Segundo os relatos encaminhados ao TopMídiaNews, a Prefeitura já foi comunicada diversas vezes, mas nenhuma providência teria sido tomada.
De acordo com um servidor municipal, que pediu para não ser identificado, os banheiros da unidade estão em condições críticas. No masculino, há pisos soltos, o que representa risco grave em um local que atende pacientes em sofrimento mental. “Trabalhamos com pacientes psiquiátricos, que podem usar pedaços de piso para se ferir, cortar os pulsos ou até o pescoço”, relatou.
No banheiro feminino, a situação seria ainda pior.
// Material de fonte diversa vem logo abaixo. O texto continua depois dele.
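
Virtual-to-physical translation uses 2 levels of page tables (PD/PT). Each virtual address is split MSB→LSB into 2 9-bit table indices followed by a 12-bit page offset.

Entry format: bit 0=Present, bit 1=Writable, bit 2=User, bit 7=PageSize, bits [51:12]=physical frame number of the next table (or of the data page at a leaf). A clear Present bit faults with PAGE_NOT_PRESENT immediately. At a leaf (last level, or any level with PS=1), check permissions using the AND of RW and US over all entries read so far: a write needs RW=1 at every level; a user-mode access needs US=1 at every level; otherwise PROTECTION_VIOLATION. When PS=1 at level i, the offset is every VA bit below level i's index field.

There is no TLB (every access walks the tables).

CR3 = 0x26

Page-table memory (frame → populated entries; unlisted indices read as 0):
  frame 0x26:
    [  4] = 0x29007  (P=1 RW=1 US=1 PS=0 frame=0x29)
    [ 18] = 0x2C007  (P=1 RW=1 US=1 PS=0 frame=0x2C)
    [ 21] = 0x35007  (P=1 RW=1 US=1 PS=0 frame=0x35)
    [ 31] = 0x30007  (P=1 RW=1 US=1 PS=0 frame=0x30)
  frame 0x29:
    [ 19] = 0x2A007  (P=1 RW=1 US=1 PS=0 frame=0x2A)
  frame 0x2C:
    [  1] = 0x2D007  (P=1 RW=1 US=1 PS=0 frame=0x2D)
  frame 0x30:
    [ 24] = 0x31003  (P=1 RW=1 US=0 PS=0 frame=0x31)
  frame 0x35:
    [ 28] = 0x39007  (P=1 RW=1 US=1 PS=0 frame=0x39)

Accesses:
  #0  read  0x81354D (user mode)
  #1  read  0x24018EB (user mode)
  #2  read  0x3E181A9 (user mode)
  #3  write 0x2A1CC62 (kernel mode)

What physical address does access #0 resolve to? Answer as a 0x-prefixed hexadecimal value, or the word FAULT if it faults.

Trace:
#0 VA=0x81354D (r,user):
  [0] read 0x26 idx=4: raw=0x29007 flags P=1 W=1 U=1 S=0
  [1] read 0x29 idx=19: raw=0x2A007 flags P=1 W=1 U=1 S=0
  → PA=0x2A54D  (2 entries read)
#1 VA=0x24018EB (r,user):
  [0] read 0x26 idx=18: raw=0x2C007 flags P=1 W=1 U=1 S=0
  [1] read 0x2C idx=1: raw=0x2D007 flags P=1 W=1 U=1 S=0
  → PA=0x2D8EB  (2 entries read)
#2 VA=0x3E181A9 (r,user):
  [0] read 0x26 idx=31: raw=0x30007 flags P=1 W=1 U=1 S=0
  [1] read 0x30 idx=24: raw=0x31003 flags P=1 W=1 U=0 S=0
  → PROTECTION_VIOLATION  (2 entries read)
#3 VA=0x2A1CC62 (w,kernel):
  [0] read 0x26 idx=21: raw=0x35007 flags P=1 W=1 U=1 S=0
  [1] read 0x35 idx=28: raw=0x39007 flags P=1 W=1 U=1 S=0
  → PA=0x39C62  (2 entries read)

Access #0 PA: 0x2A54D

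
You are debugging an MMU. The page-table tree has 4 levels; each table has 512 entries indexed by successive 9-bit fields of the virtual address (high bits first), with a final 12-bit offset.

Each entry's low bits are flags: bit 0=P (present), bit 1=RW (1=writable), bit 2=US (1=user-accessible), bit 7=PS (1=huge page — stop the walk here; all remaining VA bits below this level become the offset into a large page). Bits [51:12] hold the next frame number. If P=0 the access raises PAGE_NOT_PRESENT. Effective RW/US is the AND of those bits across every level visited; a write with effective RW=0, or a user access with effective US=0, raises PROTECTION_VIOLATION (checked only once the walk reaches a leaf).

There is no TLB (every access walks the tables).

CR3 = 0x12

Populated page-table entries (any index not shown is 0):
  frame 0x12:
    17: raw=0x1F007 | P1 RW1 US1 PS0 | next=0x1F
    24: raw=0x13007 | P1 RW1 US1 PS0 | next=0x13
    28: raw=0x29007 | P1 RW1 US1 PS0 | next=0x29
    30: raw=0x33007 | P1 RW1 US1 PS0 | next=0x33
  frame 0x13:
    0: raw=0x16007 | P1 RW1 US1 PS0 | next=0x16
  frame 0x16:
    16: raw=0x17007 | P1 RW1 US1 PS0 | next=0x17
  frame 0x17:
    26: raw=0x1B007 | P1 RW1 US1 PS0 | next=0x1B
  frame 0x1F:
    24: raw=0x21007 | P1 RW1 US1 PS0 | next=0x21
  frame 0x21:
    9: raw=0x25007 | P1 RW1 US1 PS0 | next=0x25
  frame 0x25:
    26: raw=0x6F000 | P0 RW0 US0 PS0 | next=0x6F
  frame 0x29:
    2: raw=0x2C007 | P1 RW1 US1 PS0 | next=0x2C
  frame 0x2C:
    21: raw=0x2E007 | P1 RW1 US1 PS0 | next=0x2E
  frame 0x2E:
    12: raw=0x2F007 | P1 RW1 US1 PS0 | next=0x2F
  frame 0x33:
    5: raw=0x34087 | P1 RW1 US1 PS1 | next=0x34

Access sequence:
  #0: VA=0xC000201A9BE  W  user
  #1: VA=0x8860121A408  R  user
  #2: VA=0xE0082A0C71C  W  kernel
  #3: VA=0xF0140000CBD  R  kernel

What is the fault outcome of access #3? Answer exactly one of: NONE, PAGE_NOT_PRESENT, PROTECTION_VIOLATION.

Per-access translation:
#0 VA=0xC000201A9BE (w,user):
  [0] read 0x12 idx=24: raw=0x13007 flags P=1 W=1 U=1 S=0
  [1] read 0x13 idx=0: raw=0x16007 flags P=1 W=1 U=1 S=0
  [2] read 0x16 idx=16: raw=0x17007 flags P=1 W=1 U=1 S=0
  [3] read 0x17 idx=26: raw=0x1B007 flags P=1 W=1 U=1 S=0
  → PA=0x1B9BE  (4 entries read)
#1 VA=0x8860121A408 (r,user):
  [0] read 0x12 idx=17: raw=0x1F007 flags P=1 W=1 U=1 S=0
  [1] read 0x1F idx=24: raw=0x21007 flags P=1 W=1 U=1 S=0
  [2] read 0x21 idx=9: raw=0x25007 flags P=1 W=1 U=1 S=0
  [3] read 0x25 idx=26: raw=0x6F000 flags P=0 W=0 U=0 S=0
  ⇒ fault: PAGE_NOT_PRESENT  — 4 lookups
#2 VA=0xE0082A0C71C (w,kernel):
  [0] read 0x12 idx=28: raw=0x29007 flags P=1 W=1 U=1 S=0
  [1] read 0x29 idx=2: raw=0x2C007 flags P=1 W=1 U=1 S=0
  [2] read 0x2C idx=21: raw=0x2E007 flags P=1 W=1 U=1 S=0
  [3] read 0x2E idx=12: raw=0x2F007 flags P=1 W=1 U=1 S=0
  → PA=0x2F71C  (4 entries read)
#3 VA=0xF0140000CBD (r,kernel):
  [0] read 0x12 idx=30: raw=0x33007 flags P=1 W=1 U=1 S=0
  [1] read 0x33 idx=5: raw=0x34087 flags P=1 W=1 U=1 S=1
  → PA=0x34CBD (huge @L1)  (2 entries read)

Access #3 fault: NONE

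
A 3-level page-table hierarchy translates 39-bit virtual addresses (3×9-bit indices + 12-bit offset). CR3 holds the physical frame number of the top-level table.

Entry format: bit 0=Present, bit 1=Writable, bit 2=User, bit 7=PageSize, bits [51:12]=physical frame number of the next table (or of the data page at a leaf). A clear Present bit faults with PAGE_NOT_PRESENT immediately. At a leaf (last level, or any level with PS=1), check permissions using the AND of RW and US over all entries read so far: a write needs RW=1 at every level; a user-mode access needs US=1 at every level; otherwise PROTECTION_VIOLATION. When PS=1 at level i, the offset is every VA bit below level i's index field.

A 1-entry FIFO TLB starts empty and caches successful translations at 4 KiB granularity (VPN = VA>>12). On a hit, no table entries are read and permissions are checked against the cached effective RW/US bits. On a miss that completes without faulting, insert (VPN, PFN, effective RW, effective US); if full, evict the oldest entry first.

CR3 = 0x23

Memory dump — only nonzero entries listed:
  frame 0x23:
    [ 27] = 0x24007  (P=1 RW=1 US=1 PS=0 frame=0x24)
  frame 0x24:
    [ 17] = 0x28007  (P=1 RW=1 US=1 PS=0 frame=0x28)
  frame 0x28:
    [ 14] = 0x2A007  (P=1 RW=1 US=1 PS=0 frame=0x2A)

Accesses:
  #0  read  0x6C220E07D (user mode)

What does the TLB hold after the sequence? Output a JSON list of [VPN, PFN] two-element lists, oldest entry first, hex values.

Trace:
#0 VA=0x6C220E07D (r,user):
  [0] read 0x23 idx=27: raw=0x24007 flags P=1 W=1 U=1 S=0
  [1] read 0x24 idx=17: raw=0x28007 flags P=1 W=1 U=1 S=0
  [2] read 0x28 idx=14: raw=0x2A007 flags P=1 W=1 U=1 S=0
  ⇒ phys 0x2A07D  [3 reads]

TLB: [["0x6C220E", "0x2A"]]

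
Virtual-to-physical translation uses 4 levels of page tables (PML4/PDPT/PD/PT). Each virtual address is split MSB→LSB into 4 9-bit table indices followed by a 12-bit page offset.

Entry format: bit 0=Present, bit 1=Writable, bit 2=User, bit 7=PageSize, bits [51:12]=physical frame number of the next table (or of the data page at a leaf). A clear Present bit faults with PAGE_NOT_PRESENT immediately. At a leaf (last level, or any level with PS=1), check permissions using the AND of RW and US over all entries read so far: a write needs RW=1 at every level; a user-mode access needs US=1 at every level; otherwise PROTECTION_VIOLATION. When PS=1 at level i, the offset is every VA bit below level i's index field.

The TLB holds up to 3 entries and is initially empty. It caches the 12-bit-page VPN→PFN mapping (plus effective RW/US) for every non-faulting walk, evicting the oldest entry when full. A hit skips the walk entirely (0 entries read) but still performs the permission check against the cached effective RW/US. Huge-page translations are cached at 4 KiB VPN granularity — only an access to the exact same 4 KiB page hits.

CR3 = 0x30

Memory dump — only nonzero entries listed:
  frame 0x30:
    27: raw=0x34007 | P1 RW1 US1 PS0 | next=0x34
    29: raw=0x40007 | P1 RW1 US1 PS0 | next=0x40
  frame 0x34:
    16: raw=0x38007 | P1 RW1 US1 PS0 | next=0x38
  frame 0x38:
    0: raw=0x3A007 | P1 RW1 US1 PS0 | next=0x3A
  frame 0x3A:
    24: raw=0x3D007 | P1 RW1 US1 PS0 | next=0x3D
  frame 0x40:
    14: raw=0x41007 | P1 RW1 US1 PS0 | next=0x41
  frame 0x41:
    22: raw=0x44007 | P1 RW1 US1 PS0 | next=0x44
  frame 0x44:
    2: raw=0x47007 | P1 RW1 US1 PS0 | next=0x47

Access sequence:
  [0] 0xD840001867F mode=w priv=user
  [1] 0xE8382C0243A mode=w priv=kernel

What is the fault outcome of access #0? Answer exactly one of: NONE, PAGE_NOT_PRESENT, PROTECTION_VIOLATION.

Walk each access:
#0 VA=0xD840001867F (w,user):
  L0: frame=0x30 idx=27 entry=0x34007 [P=1 RW=1 US=1 PS=0]
  L1: frame=0x34 idx=16 entry=0x38007 [P=1 RW=1 US=1 PS=0]
  L2: frame=0x38 idx=0 entry=0x3A007 [P=1 RW=1 US=1 PS=0]
  L3: frame=0x3A idx=24 entry=0x3D007 [P=1 RW=1 US=1 PS=0]
  → PA=0x3D67F  (4 entries read)
#1 VA=0xE8382C0243A (w,kernel):
  L0: frame=0x30 idx=29 entry=0x40007 [P=1 RW=1 US=1 PS=0]
  L1: frame=0x40 idx=14 entry=0x41007 [P=1 RW=1 US=1 PS=0]
  L2: frame=0x41 idx=22 entry=0x44007 [P=1 RW=1 US=1 PS=0]
  L3: frame=0x44 idx=2 entry=0x47007 [P=1 RW=1 US=1 PS=0]
  → PA=0x4743A  (4 entries read)

Access #0 fault: NONE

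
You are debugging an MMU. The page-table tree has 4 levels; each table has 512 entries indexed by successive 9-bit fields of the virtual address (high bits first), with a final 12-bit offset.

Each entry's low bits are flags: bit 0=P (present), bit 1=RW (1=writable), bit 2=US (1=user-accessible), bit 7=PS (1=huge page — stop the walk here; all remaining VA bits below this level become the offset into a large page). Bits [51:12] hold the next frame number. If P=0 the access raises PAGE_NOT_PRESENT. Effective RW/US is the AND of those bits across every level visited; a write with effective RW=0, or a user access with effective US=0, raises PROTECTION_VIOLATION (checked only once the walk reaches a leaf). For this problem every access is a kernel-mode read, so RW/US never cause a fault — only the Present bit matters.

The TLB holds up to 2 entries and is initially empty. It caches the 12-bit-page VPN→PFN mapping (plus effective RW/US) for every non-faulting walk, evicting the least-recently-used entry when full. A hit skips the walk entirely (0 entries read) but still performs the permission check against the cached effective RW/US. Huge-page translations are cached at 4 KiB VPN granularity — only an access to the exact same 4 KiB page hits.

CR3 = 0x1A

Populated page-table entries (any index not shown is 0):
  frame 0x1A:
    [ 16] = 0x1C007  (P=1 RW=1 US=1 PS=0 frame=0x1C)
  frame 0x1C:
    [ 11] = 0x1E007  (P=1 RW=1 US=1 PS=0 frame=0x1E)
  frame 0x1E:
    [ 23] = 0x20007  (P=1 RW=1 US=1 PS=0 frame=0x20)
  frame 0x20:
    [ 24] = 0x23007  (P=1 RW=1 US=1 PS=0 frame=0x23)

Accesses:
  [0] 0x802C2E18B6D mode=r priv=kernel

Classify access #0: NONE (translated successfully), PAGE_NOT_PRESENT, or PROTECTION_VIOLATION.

Walk each access:
#0 VA=0x802C2E18B6D (r,kernel):
  [0] read 0x1A idx=16: raw=0x1C007 flags P=1 W=1 U=1 S=0
  [1] read 0x1C idx=11: raw=0x1E007 flags P=1 W=1 U=1 S=0
  [2] read 0x1E idx=23: raw=0x20007 flags P=1 W=1 U=1 S=0
  [3] read 0x20 idx=24: raw=0x23007 flags P=1 W=1 U=1 S=0
  → PA=0x23B6D  (4 entries read)

Access #0 fault: NONE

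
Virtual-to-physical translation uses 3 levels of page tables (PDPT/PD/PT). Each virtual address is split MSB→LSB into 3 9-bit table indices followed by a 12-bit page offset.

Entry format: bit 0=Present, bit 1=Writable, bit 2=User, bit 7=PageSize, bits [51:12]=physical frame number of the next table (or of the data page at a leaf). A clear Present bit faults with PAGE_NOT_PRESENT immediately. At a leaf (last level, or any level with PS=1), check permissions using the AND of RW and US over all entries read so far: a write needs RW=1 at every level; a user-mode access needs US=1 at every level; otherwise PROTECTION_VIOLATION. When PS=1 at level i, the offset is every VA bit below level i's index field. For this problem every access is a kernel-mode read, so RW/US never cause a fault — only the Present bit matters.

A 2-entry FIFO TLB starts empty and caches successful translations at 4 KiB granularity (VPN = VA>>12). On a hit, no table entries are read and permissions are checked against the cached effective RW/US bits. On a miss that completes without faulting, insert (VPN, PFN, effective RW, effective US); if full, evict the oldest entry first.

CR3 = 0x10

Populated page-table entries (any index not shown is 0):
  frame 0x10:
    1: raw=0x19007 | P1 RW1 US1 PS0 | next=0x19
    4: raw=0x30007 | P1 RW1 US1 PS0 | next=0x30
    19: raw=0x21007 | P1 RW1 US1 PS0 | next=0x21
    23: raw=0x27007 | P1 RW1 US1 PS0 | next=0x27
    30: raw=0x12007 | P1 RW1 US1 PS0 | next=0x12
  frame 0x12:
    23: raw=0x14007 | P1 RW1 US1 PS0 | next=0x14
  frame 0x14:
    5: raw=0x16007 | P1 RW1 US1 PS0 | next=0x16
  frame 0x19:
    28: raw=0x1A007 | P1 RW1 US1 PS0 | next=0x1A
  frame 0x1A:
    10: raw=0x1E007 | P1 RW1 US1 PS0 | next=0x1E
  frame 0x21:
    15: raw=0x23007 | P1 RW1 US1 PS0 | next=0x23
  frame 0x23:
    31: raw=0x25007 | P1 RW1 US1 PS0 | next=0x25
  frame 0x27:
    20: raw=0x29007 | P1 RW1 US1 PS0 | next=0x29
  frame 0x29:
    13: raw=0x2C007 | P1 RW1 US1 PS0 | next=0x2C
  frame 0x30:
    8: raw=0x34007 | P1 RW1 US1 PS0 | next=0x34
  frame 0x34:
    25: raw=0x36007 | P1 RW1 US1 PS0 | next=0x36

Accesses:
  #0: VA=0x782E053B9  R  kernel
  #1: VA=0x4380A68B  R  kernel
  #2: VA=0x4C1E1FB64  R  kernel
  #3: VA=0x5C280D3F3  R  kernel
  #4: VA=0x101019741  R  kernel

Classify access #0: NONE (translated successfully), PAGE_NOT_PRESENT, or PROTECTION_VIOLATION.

Per-access translation:
#0 VA=0x782E053B9 (r,kernel):
  L0 @0x10[30] → 0x12007  P=1,RW=1,US=1,PS=0
  L1 @0x12[23] → 0x14007  P=1,RW=1,US=1,PS=0
  L2 @0x14[5] → 0x16007  P=1,RW=1,US=1,PS=0
  ✓ 0x163B9  — 3 lookups
#1 VA=0x4380A68B (r,kernel):
  L0 @0x10[1] → 0x19007  P=1,RW=1,US=1,PS=0
  L1 @0x19[28] → 0x1A007  P=1,RW=1,US=1,PS=0
  L2 @0x1A[10] → 0x1E007  P=1,RW=1,US=1,PS=0
  ✓ 0x1E68B  — 3 lookups
#2 VA=0x4C1E1FB64 (r,kernel):
  L0 @0x10[19] → 0x21007  P=1,RW=1,US=1,PS=0
  L1 @0x21[15] → 0x23007  P=1,RW=1,US=1,PS=0
  L2 @0x23[31] → 0x25007  P=1,RW=1,US=1,PS=0
  ✓ 0x25B64  — 3 lookups
#3 VA=0x5C280D3F3 (r,kernel):
  L0 @0x10[23] → 0x27007  P=1,RW=1,US=1,PS=0
  L1 @0x27[20] → 0x29007  P=1,RW=1,US=1,PS=0
  L2 @0x29[13] → 0x2C007  P=1,RW=1,US=1,PS=0
  ✓ 0x2C3F3  — 3 lookups
#4 VA=0x101019741 (r,kernel):
  L0 @0x10[4] → 0x30007  P=1,RW=1,US=1,PS=0
  L1 @0x30[8] → 0x34007  P=1,RW=1,US=1,PS=0
  L2 @0x34[25] → 0x36007  P=1,RW=1,US=1,PS=0
  ✓ 0x36741  — 3 lookups

Access #0 fault: NONE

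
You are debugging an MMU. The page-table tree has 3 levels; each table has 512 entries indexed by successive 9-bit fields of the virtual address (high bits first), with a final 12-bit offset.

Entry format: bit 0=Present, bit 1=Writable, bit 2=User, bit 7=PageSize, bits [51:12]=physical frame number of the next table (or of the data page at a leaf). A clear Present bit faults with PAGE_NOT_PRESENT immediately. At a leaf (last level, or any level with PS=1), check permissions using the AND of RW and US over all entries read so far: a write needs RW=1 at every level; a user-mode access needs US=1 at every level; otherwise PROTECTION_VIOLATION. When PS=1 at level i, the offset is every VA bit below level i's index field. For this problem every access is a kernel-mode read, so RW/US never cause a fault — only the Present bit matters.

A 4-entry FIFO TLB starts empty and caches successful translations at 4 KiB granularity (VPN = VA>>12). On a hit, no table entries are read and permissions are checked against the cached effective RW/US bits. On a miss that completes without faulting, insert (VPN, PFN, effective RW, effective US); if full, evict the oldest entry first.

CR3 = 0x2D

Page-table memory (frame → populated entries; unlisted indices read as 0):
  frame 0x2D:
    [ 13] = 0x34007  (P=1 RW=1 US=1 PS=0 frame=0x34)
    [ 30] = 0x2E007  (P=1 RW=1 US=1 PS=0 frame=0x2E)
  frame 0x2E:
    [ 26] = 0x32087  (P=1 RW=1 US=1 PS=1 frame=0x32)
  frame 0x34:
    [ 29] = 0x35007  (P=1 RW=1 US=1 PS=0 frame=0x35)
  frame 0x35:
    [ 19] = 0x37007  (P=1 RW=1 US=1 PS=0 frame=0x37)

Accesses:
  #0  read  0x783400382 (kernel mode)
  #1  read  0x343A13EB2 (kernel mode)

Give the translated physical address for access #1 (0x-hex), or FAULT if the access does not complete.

Per-access translation:
#0 VA=0x783400382 (r,kernel):
  [0] read 0x2D idx=30: raw=0x2E007 flags P=1 W=1 U=1 S=0
  [1] read 0x2E idx=26: raw=0x32087 flags P=1 W=1 U=1 S=1
  ✓ 0x32382 (huge @L1)  — 2 lookups
#1 VA=0x343A13EB2 (r,kernel):
  [0] read 0x2D idx=13: raw=0x34007 flags P=1 W=1 U=1 S=0
  [1] read 0x34 idx=29: raw=0x35007 flags P=1 W=1 U=1 S=0
  [2] read 0x35 idx=19: raw=0x37007 flags P=1 W=1 U=1 S=0
  ✓ 0x37EB2  — 3 lookups

Access #1 PA: 0x37EB2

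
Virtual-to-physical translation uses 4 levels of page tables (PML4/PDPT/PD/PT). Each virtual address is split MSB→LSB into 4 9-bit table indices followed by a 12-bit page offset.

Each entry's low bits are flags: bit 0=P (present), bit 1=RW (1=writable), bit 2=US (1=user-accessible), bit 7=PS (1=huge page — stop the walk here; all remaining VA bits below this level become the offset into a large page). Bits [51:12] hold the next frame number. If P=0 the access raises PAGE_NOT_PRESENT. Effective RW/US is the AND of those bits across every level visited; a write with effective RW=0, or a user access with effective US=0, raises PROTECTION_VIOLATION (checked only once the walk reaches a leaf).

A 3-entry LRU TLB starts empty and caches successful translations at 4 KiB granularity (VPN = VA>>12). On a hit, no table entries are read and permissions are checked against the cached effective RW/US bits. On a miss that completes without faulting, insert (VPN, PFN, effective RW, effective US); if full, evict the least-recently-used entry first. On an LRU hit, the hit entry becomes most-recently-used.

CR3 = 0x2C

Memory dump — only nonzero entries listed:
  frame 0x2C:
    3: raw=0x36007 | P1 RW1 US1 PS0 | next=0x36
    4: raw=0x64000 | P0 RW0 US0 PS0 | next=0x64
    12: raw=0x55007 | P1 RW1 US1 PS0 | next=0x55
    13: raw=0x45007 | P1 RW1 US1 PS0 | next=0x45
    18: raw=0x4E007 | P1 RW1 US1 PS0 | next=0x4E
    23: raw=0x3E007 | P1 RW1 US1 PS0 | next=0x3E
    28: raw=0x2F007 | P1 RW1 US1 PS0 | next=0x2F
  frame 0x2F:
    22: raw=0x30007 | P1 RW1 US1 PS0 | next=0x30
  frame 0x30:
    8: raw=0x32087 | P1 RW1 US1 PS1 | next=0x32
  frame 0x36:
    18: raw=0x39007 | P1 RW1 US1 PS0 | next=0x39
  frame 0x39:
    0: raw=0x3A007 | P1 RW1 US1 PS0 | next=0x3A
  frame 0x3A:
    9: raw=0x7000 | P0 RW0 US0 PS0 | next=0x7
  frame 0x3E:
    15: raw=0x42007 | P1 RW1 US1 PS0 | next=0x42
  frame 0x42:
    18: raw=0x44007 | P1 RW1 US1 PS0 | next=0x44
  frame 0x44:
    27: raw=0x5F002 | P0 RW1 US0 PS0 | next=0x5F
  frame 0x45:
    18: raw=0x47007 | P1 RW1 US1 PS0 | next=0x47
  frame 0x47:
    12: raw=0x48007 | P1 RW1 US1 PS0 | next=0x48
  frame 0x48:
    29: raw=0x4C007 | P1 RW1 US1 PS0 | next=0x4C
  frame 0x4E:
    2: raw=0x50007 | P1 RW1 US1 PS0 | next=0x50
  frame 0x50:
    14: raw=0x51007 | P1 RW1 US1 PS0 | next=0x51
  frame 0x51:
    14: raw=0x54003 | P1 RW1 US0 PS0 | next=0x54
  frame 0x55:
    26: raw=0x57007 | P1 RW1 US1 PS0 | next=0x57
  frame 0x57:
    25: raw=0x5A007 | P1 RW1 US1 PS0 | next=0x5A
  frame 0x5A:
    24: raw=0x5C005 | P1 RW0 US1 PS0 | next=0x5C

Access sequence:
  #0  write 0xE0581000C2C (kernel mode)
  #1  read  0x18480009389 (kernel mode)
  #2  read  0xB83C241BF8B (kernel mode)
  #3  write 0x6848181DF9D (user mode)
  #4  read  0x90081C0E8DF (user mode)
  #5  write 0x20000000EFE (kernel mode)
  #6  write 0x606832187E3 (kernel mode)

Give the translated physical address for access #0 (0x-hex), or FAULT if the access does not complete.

Per-access translation:
#0 VA=0xE0581000C2C (w,kernel):
  L0 @0x2C[28] → 0x2F007  P=1,RW=1,US=1,PS=0
  L1 @0x2F[22] → 0x30007  P=1,RW=1,US=1,PS=0
  L2 @0x30[8] → 0x32087  P=1,RW=1,US=1,PS=1
  ⇒ phys 0x32C2C (huge @L2)  [3 reads]
#1 VA=0x18480009389 (r,kernel):
  L0 @0x2C[3] → 0x36007  P=1,RW=1,US=1,PS=0
  L1 @0x36[18] → 0x39007  P=1,RW=1,US=1,PS=0
  L2 @0x39[0] → 0x3A007  P=1,RW=1,US=1,PS=0
  L3 @0x3A[9] → 0x7000  P=0,RW=0,US=0,PS=0
  ⇒ fault: PAGE_NOT_PRESENT  — 4 lookups
#2 VA=0xB83C241BF8B (r,kernel):
  L0 @0x2C[23] → 0x3E007  P=1,RW=1,US=1,PS=0
  L1 @0x3E[15] → 0x42007  P=1,RW=1,US=1,PS=0
  L2 @0x42[18] → 0x44007  P=1,RW=1,US=1,PS=0
  L3 @0x44[27] → 0x5F002  P=0,RW=1,US=0,PS=0
  ⇒ fault: PAGE_NOT_PRESENT  — 4 lookups
#3 VA=0x6848181DF9D (w,user):
  L0 @0x2C[13] → 0x45007  P=1,RW=1,US=1,PS=0
  L1 @0x45[18] → 0x47007  P=1,RW=1,US=1,PS=0
  L2 @0x47[12] → 0x48007  P=1,RW=1,US=1,PS=0
  L3 @0x48[29] → 0x4C007  P=1,RW=1,US=1,PS=0
  ⇒ phys 0x4CF9D  [4 reads]
#4 VA=0x90081C0E8DF (r,user):
  L0 @0x2C[18] → 0x4E007  P=1,RW=1,US=1,PS=0
  L1 @0x4E[2] → 0x50007  P=1,RW=1,US=1,PS=0
  L2 @0x50[14] → 0x51007  P=1,RW=1,US=1,PS=0
  L3 @0x51[14] → 0x54003  P=1,RW=1,US=0,PS=0
  ⇒ fault: PROTECTION_VIOLATION  — 4 lookups
#5 VA=0x20000000EFE (w,kernel):
  L0 @0x2C[4] → 0x64000  P=0,RW=0,US=0,PS=0
  ⇒ fault: PAGE_NOT_PRESENT  — 1 lookups
#6 VA=0x606832187E3 (w,kernel):
  L0 @0x2C[12] → 0x55007  P=1,RW=1,US=1,PS=0
  L1 @0x55[26] → 0x57007  P=1,RW=1,US=1,PS=0
  L2 @0x57[25] → 0x5A007  P=1,RW=1,US=1,PS=0
  L3 @0x5A[24] → 0x5C005  P=1,RW=0,US=1,PS=0
  ⇒ fault: PROTECTION_VIOLATION  — 4 lookups

Access #0 PA: 0x32C2C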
Conforme a denúncia, não há mais piso fixado no chão, e os materiais soltos estariam causando cortes nos pés das pacientes. “A Prefeitura já foi avisada várias vezes e nada faz. É um verdadeiro descaso com a população”, afirmou o servidor.
Além dos banheiros, trabalhadores relatam problemas estruturais generalizados, como paredes danificadas nos consultórios, colchões deteriorados nas enfermarias e janelas sem vidros, expondo pacientes e funcionários a riscos e condições insalubres.
A denúncia também aponta falta de insumos básicos, como álcool para higienização, que teria acabado na unidade. Outro problema considerado grave é a escassez de medicamentos psiquiátricos, com estoques próximos do fim ou já zerados. Segundo os servidores, a falta de remédios tem provocado o agravamento do quadro clínico de pacientes.
“Nosso estoque de medicação psiquiátrica está no fim. Não temos mais o que fazer. Os pacientes estão entrando em crise e sendo encaminhados para as UPAs por falta de medicação”, relatou o servidor.
Ainda segundo os trabalhadores, a situação causa constrangimento e indignação. “Dá vergonha oferecer um serviço desse jeito, sem um prédio apropriado e sem o mínimo de condições para atender a população”, desabafou.
A reportagem procurou a prefeitura de Campo Grande, mas até a publicação desta matéria não teve resposta. O espaço segue aberto para manifestações futuras.